It’s been about a week since Madden 09 came out, and to some that means they haven’t been outside very much in the last few days. Every year around this time a buzz starts because of a video game named after a bumbling, sometimes incoherent former Raiders head coach, and every year this blows my mind. Well, at least it used to.
Back in the day, there were plenty of football video games to choose from. Sega had a game, the NFL Quarterback Club had a game, and the Blitz series was there if you felt like setting yourself on fire. All in all, it was a good time to be a football fan. Even if you didn’t like Madden or Blitz, you could play NFL 2K on your Dreamcast and be satisfied with yourself.
Now things are different. EA Sports has an exclusive contract with the league and the NFLPA, and there is only one football video game that matters: Madden. With this has come Maddenoliday, TV shows, and a white boy slapping his own nipples in a Bills jersey. Yeah, we’ve come a long way.

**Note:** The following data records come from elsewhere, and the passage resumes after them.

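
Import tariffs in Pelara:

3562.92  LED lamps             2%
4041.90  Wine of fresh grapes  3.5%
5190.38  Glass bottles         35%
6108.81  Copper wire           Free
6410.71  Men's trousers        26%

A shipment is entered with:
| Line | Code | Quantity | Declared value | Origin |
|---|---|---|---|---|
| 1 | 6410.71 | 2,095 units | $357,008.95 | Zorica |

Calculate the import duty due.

$92,822.33

Line 1 (6410.71, Zorica, 2,095 units, $357,008.95):
Base rate for 6410.71 is 26%.
Duty = $357,008.95 × 26% = $92,822.33.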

These days video games creep closer and closer to the mainstream, and as they do we look at our sports a different way. People always complain their favorite team doesn’t get a good ranking in Madden. Every year we all sit around and dissect the IGN Player Rankings for NHL 09 like a tarot card. Heck, even Mirtle got into the act, if only to kill some time in this hell-hole of a hockey month.
When you think about it, you really can base a lot of your sports knowledge off of video games. I remember people scoffing about the fact that Dan Paille was ranked higher than Drew Stafford in last year’s NHL 08, but look at what we know now. A friend of mine joked around about that at a Sabres game last year, and a group of people below us could only nod in agreement.

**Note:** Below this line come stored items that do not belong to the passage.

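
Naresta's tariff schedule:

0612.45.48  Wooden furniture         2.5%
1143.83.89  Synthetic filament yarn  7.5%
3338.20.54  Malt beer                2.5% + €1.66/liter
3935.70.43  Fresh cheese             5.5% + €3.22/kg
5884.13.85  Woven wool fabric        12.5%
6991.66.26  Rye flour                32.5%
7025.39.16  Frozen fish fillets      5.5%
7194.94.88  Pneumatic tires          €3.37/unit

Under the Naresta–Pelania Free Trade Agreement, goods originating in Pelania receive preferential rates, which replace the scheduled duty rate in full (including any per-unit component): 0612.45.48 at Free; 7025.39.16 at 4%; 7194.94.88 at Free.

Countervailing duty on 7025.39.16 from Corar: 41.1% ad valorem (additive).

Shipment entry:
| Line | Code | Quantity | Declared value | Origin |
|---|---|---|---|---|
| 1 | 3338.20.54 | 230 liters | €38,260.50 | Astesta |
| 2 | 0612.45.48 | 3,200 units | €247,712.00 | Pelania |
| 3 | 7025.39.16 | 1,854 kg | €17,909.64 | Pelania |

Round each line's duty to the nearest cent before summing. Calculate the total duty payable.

Line 1 (3338.20.54, Astesta, 230 liters, €38,260.50):
Base rate for 3338.20.54 is 2.5% + €1.66/liter.
Duty = €38,260.50 × 2.5% + 230 × €1.66 = €1,338.31.
Line 2 (0612.45.48, Pelania, 3,200 units, €247,712.00):
Base rate for 0612.45.48 is 2.5%.
Origin Pelania qualifies under the Naresta–Pelania agreement and 0612.45.48 is covered: preferential rate Free applies instead.
Duty = €247,712.00 × 0% = €0.00.
Line 3 (7025.39.16, Pelania, 1,854 kg, €17,909.64):
Base rate for 7025.39.16 is 5.5%.
Origin Pelania qualifies under the Naresta–Pelania agreement and 7025.39.16 is covered: preferential rate 4% applies instead.
The additional-duty order on 7025.39.16 targets Corar, not Pelania; it does not apply.
Duty = €17,909.64 × 4% = €716.39.
Total = €1,338.31 + €0.00 + €716.39 = €2,054.70.

€2,054.70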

That same group later started talking about Cristobol Huet, debating how his name should be pronounced after his trade to the Capitals. One argued that his name should be pronounced “Hu-eh” because that’s how it always was done in Montreal, and another argued it should be “Hu-et” because that’s how it is in NHL 09. That was his only justification, that’s how the dude says it in the video game, it must be right.
The above is only a small fraction of what you could conceivably take from video games, and we haven’t even gone into the minor leagues. However, video game knowledge is of course not infallible. In fact, one of the quirky video game facts blew up in EA Sports’ face last year.

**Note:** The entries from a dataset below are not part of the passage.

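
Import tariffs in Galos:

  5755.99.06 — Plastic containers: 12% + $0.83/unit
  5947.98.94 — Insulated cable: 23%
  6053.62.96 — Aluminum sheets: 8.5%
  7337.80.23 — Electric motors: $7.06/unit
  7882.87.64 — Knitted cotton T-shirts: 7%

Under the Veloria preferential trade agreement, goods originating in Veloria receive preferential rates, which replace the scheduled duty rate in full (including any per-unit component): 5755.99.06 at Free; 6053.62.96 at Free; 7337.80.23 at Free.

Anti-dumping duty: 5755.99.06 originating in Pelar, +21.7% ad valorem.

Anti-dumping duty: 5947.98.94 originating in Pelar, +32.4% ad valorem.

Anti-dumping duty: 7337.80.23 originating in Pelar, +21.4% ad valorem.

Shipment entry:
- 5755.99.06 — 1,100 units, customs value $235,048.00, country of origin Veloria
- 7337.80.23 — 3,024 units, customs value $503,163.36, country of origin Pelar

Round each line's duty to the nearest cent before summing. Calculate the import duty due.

Line 1 (5755.99.06, Veloria, 1,100 units, $235,048.00):
Base rate for 5755.99.06 is 12% + $0.83/unit.
Origin Veloria qualifies under the Galos–Veloria agreement and 5755.99.06 is covered: preferential rate Free applies instead.
The additional-duty order on 5755.99.06 targets Pelar, not Veloria; it does not apply.
Duty = $235,048.00 × 0% = $0.00.
Line 2 (7337.80.23, Pelar, 3,024 units, $503,163.36):
Base rate for 7337.80.23 is $7.06/unit.
7337.80.23 has an FTA preferential rate, but origin Pelar is not Veloria; base rate stands.
Additional duty on 7337.80.23 from Pelar: +21.4% ad valorem. Applied ad valorem rate = 21.4%.
Duty = $503,163.36 × 21.4% + 3,024 × $7.06 = $129,026.40.
Total = $0.00 + $129,026.40 = $129,026.40.

$129,026.40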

With every player ranked, that means that someone is listed as the “worst” player in the league. Last year, that was Redskins long snapper Ethan Albright.
Not only did he get stuck with the Madden boobie prize, he also had the misfortune of getting a picture like that taken of him. However, last year he went out and made the Pro Bowl.
So what does this mean? Well, I guess that depends on how much you care about “Red Snapper” and the evaluations video game designers give players, teams, and franchises. Everything really is up for interpretation, and I suppose people who attempt to simulate reality are as good a candidate as any to make these decisions.
The question is this: how much value do you put in these rankings? Everyone has their own opinion of a team, player, or coach; but how much clout does a player’s ranking have for you? The larger question is whether or not you play Madden at all, if you feel like telling us. I personally have never bought Madden, but I admit I’m curious to see where my team falls in the overall ranks.
It may be a load of garbage, but at the very least it’s educated garbage, right?